Eine aktuelle Kaufkraftanalyse von Mag. Georg Gumpinger im Auftrag der WK  Burgenland zeigt, dass Oberwart im Vergleich zu anderen Bezirken eine hohe Standorttreue der Kundinnen und Kunden aufweist. Noch, denn der Internethandel und die Einkaufszentren an der Peripherie sind ein Gefährdungspotenzial für die Innenstadt. Dennoch ist Oberwart als Einkaufsstadt äußerst beliebt. Die Menschen kommen auch aus anderen Bezirken, Bundesländern und ebenso aus Ungarn, weil sie den Handel in Oberwart, die Dienstleistungen, den Branchenmix und nicht zuletzt auch die Märkte schätzen. Die Attraktivierung der Innenstadt müsse daher vorangetrieben werden. „Tempo 30 ist hier ein entscheidender Faktor“, betonen Rosner und Poiger. „Im Sinne der Sicherheit, Lebensqualität und Stärkung der innerstädtischen Wirtschaft.“

Das Thema Tempo 30 wurde laut Amtmann Roland Poiger bereits im Stadtrat behandelt und einstimmig für gut geheißen. Man werde weitere Schritte setzen. Entscheidungen sollen dann per Gemeinderatsbeschluss  getroffen werden.

Vorreiter Hartberg

Was Oberwart gerne einführen möchte, wird in Hartberg seit elf Jahren bereits gelebt. „Wir haben früher auch vereinzelte Straßen mit Tempo 30 gehabt. 2012 wurde eine generelle Tempo 30-Zone in der Innenstadt im Gemeinderat einstimmig beschlossen“, berichtet Bürgermeister Marcus Martschitsch.  


Tempo 30 – die Vorteile auf einem Blick

Tempo 30 …

… führt zu mehr Sicherheit für Fußgänger: 

Bei Tempo 50 statt 30 steigt das Tötungs-risiko bei Kollision auf das Fünffache.

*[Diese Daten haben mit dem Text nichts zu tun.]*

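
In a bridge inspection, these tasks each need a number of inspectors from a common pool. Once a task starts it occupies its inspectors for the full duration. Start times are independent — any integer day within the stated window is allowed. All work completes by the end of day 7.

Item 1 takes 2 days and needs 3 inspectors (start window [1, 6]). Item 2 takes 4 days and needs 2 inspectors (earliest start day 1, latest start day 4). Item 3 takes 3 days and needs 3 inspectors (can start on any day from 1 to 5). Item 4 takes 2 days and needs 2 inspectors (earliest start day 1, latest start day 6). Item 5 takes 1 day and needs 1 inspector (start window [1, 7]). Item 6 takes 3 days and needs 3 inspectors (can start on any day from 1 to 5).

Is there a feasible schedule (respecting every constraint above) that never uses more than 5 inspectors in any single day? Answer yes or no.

no

Total inspector-days = 37; over 7 days the average is 37/7 > 5, so some day must exceed 5.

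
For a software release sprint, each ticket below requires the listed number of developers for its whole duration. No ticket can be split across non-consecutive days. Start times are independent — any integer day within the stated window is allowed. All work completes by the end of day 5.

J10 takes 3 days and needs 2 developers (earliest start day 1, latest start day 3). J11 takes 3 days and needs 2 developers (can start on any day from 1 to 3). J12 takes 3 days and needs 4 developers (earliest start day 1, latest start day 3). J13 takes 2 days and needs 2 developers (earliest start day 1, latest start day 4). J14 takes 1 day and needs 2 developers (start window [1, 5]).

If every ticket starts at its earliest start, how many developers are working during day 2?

10

At early start, day 2 has: J10, J11, J12, J13.
Demand: 2 + 2 + 4 + 2 = 10.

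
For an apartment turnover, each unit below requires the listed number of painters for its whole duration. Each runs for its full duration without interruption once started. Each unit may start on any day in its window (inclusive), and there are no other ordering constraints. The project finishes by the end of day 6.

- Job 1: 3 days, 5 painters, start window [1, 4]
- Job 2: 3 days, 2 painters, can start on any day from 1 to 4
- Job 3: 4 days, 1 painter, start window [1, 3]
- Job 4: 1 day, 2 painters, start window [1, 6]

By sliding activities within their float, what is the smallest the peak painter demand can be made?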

… reduziert den Anhalteweg um die Hälfte.

… das menschliche Ohr nimmt Tempo 30 statt 50 als Halbierung des Verkehrs wahr.

… verbessert die Aufenthaltsqualität: Bei Tempo 30-Zonen spielen Kinder häufiger im Freien. 

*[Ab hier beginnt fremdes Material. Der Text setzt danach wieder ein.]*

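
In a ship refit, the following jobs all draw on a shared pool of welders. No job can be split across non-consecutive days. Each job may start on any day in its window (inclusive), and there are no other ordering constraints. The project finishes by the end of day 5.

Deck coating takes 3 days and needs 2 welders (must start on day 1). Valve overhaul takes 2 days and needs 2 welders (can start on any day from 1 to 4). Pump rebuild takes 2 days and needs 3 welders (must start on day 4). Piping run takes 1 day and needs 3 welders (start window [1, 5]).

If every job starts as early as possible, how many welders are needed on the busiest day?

Early-start schedule: Deck coating@1, Valve overhaul@1, Pump rebuild@4, Piping run@1.
Load per day: day 1: 7, day 2: 4, day 3: 2, day 4: 3, day 5: 3.
Peak is 7.

7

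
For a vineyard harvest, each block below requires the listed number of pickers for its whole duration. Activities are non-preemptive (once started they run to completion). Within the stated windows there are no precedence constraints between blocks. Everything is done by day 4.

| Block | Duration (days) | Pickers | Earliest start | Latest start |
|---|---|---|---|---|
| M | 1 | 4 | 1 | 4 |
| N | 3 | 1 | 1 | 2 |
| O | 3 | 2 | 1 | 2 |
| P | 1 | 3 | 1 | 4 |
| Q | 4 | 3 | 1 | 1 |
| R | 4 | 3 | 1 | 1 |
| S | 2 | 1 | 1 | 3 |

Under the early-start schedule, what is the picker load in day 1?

17

At early start, day 1 has: M, N, O, P, Q, R, S.
Demand: 4 + 1 + 2 + 3 + 3 + 3 + 1 = 17.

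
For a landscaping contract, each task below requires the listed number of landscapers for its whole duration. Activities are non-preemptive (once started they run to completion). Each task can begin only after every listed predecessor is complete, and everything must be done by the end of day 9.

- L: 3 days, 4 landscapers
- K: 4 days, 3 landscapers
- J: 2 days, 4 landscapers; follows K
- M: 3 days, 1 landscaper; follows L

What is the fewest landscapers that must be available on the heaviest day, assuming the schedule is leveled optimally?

4

Early-start (L@1, K@1, J@5, M@4) gives peak 7: d1:7  d2:7  d3:7  d4:4  d5:5  d6:5  d7:0  d8:0  d9:0.
Shift K→4, J→8.
Schedule L@1, K@4, J@8, M@4: d1:4  d2:4  d3:4  d4:4  d5:4  d6:4  d7:3  d8:4  d9:4 — peak 4.
Total landscaper-days = 35 over 9 days ⇒ peak ≥ ⌈35/9⌉ = 4, so 4 is optimal.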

… verbessert die lokale Lebens- und Aufenthaltsqualität. 

… unterstützt die selbstständige Mobilität von Kindern.

… fördert gesunde Mobilität zu Fuß und mit dem Fahrrad.

… ermöglicht schmälere Fahrbahnen – daher mehr Platz für Grün.

… vermeidet Kosten für baulich getrennte Radwege.

… stärkt Einzelhandel und Nahversorgung.